Organizational PTSD

 
 

Post-Traumatic Stress Disorder is no joke. And I am not here to make light of it. Quite the opposite. Why am I using a tragic disorder that can be a resultant factor of child abuse and military combat (among many other causes) to organizations and work life? It is because organizations are made up of people, and anyone in a perceived power position can use it to abuse others, whether they are aware of what they are doing or not. And abuse can be physical, psychological, emotional, and its lesser known subcategory…”informational”. Also, abuse is in the eye of the beholder. Supervisors, managers, and leaders may not consciously know they are abusing you or other employees when they are condescending, obstructive, unclear in their expectations, don’t hold others accountable, or do not support the efforts they ask you to achieve. But we know what that feels like. This is just the beginning.

In dysfunctional organizations, employees can become prey. They are hunted and leveraged for the organization’s needs, all the while being gas-lighted into thinking they are not YET worth what they are being paid, or ready for promotion, and that they’re never going to find a better job. They are continually threatened to produce, marginalized when they do, and given two disrespectful comments for every half-compliment. This is the trap—Intermittent Reinforcement the psychologists call it. Just enough hope to keep going only to be abused, misused, and disrespected once again. Sometimes this is subtle and sporadic, and other times it is overt and ever-present.

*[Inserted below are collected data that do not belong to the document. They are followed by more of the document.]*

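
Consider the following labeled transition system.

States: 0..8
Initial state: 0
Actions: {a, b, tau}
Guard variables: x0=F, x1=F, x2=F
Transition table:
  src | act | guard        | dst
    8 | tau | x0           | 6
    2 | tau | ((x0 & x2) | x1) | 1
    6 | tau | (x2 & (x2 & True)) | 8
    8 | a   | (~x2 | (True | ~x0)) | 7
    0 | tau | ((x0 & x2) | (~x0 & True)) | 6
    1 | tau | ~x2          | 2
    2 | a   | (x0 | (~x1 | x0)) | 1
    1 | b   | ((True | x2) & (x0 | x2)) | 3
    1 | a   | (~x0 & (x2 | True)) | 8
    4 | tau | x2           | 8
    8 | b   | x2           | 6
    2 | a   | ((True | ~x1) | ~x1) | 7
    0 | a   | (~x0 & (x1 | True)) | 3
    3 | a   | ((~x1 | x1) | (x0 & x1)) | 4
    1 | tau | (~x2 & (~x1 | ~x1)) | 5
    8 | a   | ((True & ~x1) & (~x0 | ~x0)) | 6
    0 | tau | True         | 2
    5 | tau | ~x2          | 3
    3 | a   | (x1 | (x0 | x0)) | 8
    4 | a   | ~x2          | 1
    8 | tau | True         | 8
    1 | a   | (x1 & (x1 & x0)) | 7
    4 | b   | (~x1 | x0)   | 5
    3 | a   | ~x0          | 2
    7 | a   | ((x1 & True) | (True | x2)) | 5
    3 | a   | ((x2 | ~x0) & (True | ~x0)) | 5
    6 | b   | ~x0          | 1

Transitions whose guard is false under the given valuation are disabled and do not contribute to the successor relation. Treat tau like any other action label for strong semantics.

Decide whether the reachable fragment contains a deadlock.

Reach set: {0,1,2,3,4,5,6,7,8}
  0: a→3  tau→2  tau→6  [3 exit(s)]
  1: a→8  tau→2  tau→5  [3 exit(s)]
  2: a→1  a→7  [2 exit(s)]
  3: a→2  a→4  a→5  [3 exit(s)]
  4: a→1  b→5  [2 exit(s)]
  5: tau→3  [1 exit(s)]
  6: b→1  [1 exit(s)]
  7: a→5  [1 exit(s)]
  8: a→6  a→7  tau→8  [3 exit(s)]

Answer: DEADLOCK-FREE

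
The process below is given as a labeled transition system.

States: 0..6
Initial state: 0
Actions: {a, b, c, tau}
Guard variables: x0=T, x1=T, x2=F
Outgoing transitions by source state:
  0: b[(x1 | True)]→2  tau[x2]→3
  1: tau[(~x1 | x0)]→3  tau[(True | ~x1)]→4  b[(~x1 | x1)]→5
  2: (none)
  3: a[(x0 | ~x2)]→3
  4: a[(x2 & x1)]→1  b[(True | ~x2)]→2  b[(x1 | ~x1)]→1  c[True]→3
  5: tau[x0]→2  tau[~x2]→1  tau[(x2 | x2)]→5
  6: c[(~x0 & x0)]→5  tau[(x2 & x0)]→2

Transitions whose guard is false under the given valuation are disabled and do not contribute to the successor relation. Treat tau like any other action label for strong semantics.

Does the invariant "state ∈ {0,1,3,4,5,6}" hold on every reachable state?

Allowed set {0,1,3,4,5,6}
Reachable = {0,2}
  0: safe
  2: VIOLATES
reach 2 via b — violates

Answer: INVARIANT VIOLATED at state 2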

You can read Adam Grant, Brené Brown, and Simon Senek, for the psychology, sociology, and optimist leadership lessons on this. I’m so glad they and many other academics are picking up the torch of this cause. My purpose is to bring forth The Elephant Hunter to tag the elephant in the room, so together we can track it and free the organizational truth it represents. For experiencing something akin to PTSD from working in a dysfunctional and toxic organization comes not just from this shameful treatment of employees, but also from the denial that this behavior exists and is wrong. And so I write.